Validate that the integration is properly configured

Finally, to confirm that the bootstrap actions completed successfully, you can check the EMR logs in the S3 log directory you specified while launching the cluster. Bootstrap action logs can be found in a path following this form:

<s3-bucket-name>/<emr_cluster_log_folder>/<emr_cluster_id>/node/<instance_id>/bootstrap-actions

Within a few minutes of deploying your Spark streaming application to your cluster, you should start seeing Spark metrics in Datadog, as shown in the screenshot below:

Visualizing metrics from Apache Spark in Datadog

You can also validate that the Agent check for Spark has been properly configured by ssh-ing into an EMR instance, and executing the following command:

sudo datadog-agent status

In the output, you should see the Spark check being run, as shown below:

=========
Collector
=========

  Running Checks
  ==============
    
    cpu
    ---
        Instance ID: cpu [OK]
        Total Runs: 1
        Metric Samples: 0, Total: 0
        Events: 0, Total: 0
        Service Checks: 0, Total: 0
        Average Execution Time : 0s
        
    ...
    
    spark (1.4.1)
    -------------
        Instance ID: spark:345298b68d34aab9 [OK]
        Total Runs: 2
        Metric Samples: 0, Total: 0
        Events: 0, Total: 0
        Service Checks: 1, Total: 2
        Average Execution Time : 44ms

Monitoring Spark application metrics in Datadog

Now that we have the Datadog Agent collecting Spark metrics from the driver and executor nodes of the EMR cluster, we have also laid the groundwork to publish metrics from our application to Datadog. Because the Datadog Agent is now running on your cluster nodes, you can instrument your application code to publish metrics to the Datadog Agent. As the application developer, you have the best picture of your application’s function, its business logic, and its downstream dependencies, whether it be a database, an API server, or a message bus. Therefore, you have the best idea of what metrics will be useful to monitor the health and performance of your Spark streaming application.

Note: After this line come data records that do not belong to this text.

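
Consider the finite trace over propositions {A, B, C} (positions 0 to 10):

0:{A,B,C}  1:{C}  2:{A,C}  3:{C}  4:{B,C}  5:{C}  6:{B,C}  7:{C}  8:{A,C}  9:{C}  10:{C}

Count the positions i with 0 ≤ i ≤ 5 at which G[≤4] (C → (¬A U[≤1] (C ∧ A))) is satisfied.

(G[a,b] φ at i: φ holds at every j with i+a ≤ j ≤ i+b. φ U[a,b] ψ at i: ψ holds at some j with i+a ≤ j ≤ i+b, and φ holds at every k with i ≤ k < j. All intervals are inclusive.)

0

Evaluate at each i in [0,5]:
  i=0: ✗ (fails at j=3)
  i=1: ✗ (fails at j=3)
  i=2: ✗ (fails at j=3)
  i=3: ✗ (fails at j=3)
  i=4: ✗ (fails at j=4)
  i=5: ✗ (fails at j=5)
Positions where it holds: {} → 0.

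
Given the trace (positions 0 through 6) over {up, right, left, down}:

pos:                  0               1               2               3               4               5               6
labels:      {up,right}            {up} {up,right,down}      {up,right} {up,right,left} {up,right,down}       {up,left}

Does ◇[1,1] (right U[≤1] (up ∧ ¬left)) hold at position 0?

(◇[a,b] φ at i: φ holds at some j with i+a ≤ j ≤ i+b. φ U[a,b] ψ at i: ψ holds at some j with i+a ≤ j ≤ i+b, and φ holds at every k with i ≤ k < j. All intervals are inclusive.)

Yes

Check (right U[≤1] (up ∧ ¬left)) at each j in [1,1]:
  j=1: holds
Found at j=1 → formula holds.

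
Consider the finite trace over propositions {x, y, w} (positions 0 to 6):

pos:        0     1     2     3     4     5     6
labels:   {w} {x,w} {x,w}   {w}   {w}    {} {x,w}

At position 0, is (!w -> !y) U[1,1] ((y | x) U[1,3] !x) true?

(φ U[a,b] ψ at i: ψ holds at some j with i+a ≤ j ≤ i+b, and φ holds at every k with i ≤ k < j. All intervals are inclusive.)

Need some j in [1,1] with ((y | x) U[1,3] !x), and (!w -> !y) at every k in [0,j-1].
  j=1: ((y | x) U[1,3] !x) holds; (!w -> !y) holds at every k in [0,0] → satisfied.

True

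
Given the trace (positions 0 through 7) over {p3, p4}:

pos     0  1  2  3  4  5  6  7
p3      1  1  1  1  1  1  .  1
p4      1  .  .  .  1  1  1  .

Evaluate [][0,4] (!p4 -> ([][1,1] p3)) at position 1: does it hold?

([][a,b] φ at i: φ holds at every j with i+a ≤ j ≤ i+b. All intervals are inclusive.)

Holds

Check (!p4 -> ([][1,1] p3)) at every j in [1,5]:
  j=1: antecedent true; consequent holds on [2,2] → ✓
  j=2: antecedent true; consequent holds on [3,3] → ✓
  j=3: antecedent true; consequent holds on [4,4] → ✓
  j=4: antecedent false → ✓
  j=5: antecedent false → ✓
All positions satisfy it → formula holds.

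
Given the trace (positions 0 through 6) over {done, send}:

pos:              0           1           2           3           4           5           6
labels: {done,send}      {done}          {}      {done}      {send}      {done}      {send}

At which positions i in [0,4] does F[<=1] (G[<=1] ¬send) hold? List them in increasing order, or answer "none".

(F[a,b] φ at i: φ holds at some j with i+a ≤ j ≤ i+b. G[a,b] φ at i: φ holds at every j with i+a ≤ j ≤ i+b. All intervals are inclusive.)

0, 1, 2

Evaluate at each i in [0,4]:
  i=0: ✓ (witness j=1)
  i=1: ✓ (witness j=1)
  i=2: ✓ (witness j=2)
  i=3: ✗ (none in [3,4])
  i=4: ✗ (none in [4,5])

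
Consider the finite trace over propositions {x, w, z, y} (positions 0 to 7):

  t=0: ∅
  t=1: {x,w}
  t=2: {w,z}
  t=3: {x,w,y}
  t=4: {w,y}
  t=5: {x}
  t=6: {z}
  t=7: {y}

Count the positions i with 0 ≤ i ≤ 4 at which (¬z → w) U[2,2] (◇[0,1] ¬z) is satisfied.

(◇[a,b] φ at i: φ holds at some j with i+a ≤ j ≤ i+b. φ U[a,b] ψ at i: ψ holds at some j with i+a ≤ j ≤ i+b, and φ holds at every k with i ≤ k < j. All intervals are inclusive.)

3

Evaluate at each i in [0,4]:
  i=0: ✗ (lhs fails at k=0 before rhs at j=2)
  i=1: ✓ (rhs at j=3; lhs holds on [1,2])
  i=2: ✓ (rhs at j=4; lhs holds on [2,3])
  i=3: ✓ (rhs at j=5; lhs holds on [3,4])
  i=4: ✗ (lhs fails at k=5 before rhs at j=6)
Positions where it holds: {1, 2, 3} → 3.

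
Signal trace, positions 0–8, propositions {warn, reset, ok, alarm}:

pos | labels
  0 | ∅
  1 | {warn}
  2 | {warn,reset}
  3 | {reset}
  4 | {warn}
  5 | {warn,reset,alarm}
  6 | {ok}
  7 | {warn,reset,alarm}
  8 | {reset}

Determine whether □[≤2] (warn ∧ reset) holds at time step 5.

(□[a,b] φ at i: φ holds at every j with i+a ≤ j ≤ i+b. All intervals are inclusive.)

Check (warn ∧ reset) at every j in [5,7]:
  j=5: true
  j=6: false
  j=7: true
Fails at j=6 → formula fails.

No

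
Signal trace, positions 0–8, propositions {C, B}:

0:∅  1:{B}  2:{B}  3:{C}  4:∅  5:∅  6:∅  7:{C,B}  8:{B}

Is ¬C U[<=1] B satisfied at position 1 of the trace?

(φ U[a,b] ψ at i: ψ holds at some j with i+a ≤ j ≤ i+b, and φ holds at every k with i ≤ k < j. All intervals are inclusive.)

Holds

Need some j in [1,2] with B, and ¬C at every k in [1,j-1].
  j=1: B holds; no prefix to check → satisfied.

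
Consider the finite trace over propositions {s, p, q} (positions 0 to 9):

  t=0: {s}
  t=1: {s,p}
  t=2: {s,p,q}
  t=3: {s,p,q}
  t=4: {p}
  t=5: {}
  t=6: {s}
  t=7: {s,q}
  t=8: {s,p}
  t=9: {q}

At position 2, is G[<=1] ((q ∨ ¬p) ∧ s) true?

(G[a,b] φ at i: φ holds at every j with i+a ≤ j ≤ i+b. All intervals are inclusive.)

Check ((q ∨ ¬p) ∧ s) at every j in [2,3]:
  j=2: true
  j=3: true
All positions satisfy it → formula holds.

True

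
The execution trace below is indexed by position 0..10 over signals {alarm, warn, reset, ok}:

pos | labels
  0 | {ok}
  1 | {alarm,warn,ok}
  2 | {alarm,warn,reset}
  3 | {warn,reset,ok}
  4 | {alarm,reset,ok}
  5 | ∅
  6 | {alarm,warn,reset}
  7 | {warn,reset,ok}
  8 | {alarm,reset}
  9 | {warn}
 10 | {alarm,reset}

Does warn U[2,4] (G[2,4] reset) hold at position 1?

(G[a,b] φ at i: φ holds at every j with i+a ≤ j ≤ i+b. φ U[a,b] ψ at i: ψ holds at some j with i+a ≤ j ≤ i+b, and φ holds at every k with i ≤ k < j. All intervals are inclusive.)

Need some j in [3,5] with G[2,4] reset, and warn at every k in [1,j-1].
  j=3: G[2,4] reset — fails at 5.
  j=4: G[2,4] reset holds; warn holds at every k in [1,3] → satisfied.

True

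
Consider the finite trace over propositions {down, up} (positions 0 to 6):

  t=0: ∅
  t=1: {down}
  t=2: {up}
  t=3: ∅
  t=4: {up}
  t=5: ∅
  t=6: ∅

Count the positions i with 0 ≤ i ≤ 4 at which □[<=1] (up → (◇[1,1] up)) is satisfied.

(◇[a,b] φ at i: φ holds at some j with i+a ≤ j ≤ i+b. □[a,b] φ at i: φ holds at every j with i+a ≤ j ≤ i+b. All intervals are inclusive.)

1

Evaluate at each i in [0,4]:
  i=0: ✓ (all of [0,1])
  i=1: ✗ (fails at j=2)
  i=2: ✗ (fails at j=2)
  i=3: ✗ (fails at j=4)
  i=4: ✗ (fails at j=4)
Positions where it holds: {0} → 1.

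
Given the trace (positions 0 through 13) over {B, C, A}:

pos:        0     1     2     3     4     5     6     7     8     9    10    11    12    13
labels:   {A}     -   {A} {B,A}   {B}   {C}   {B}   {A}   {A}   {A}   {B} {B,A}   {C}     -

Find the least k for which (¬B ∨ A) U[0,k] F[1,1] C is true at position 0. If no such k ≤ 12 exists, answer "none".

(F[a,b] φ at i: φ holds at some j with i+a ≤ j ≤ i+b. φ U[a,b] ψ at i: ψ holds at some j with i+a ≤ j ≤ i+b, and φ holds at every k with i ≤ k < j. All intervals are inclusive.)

4

Need earliest j ≥ 0 with F[1,1] C, and (¬B ∨ A) at every k in [0,j-1].
  j=0: rhs fails.
  j=1: rhs fails.
  j=2: rhs fails.
  j=3: rhs fails.
  j=4: rhs holds; lhs holds on [0,3]. k = 4.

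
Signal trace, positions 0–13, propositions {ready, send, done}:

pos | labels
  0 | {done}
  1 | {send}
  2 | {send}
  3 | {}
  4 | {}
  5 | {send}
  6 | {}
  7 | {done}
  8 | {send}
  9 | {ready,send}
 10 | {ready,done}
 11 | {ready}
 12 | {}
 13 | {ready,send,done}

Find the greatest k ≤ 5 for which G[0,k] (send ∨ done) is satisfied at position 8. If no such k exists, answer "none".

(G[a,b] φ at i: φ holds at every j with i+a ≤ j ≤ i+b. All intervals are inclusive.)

(send ∨ done) must hold from j=8 onward; find where it first fails.
  j=8: holds
  j=9: holds
  j=10: holds
  j=11: fails
Holds on [8,10], so largest k = 2.

2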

To start collecting custom application metrics in Datadog, launch a reporter thread in the initialization phase of your Spark streaming application, and instrument your application code to publish metrics as events are processed by the application. Spark’s metric system is based on the Dropwizard Metrics library, so you can use a compatible client library like the open source metrics-datadog project to route those metrics to Datadog.

Spark monitoring from all sides

To recap, in this post we’ve walked through implementing multiple layers of monitoring for Spark applications running on Amazon EMR:

  • Enable the Datadog integration with EMR
  • Run scripts at EMR cluster launch to install the Datadog Agent and configure the Spark check
  • Set up your Spark streaming application to publish custom metrics to Datadog
A Datadog dashboard combining metrics from EMR, Apache Spark, and a Spark streaming application

Once you’re collecting data from your EMR cluster, your Spark nodes, and your application, you can create a beautiful dashboard in Datadog combining all this data to provide visibility into the health of your Spark streaming application.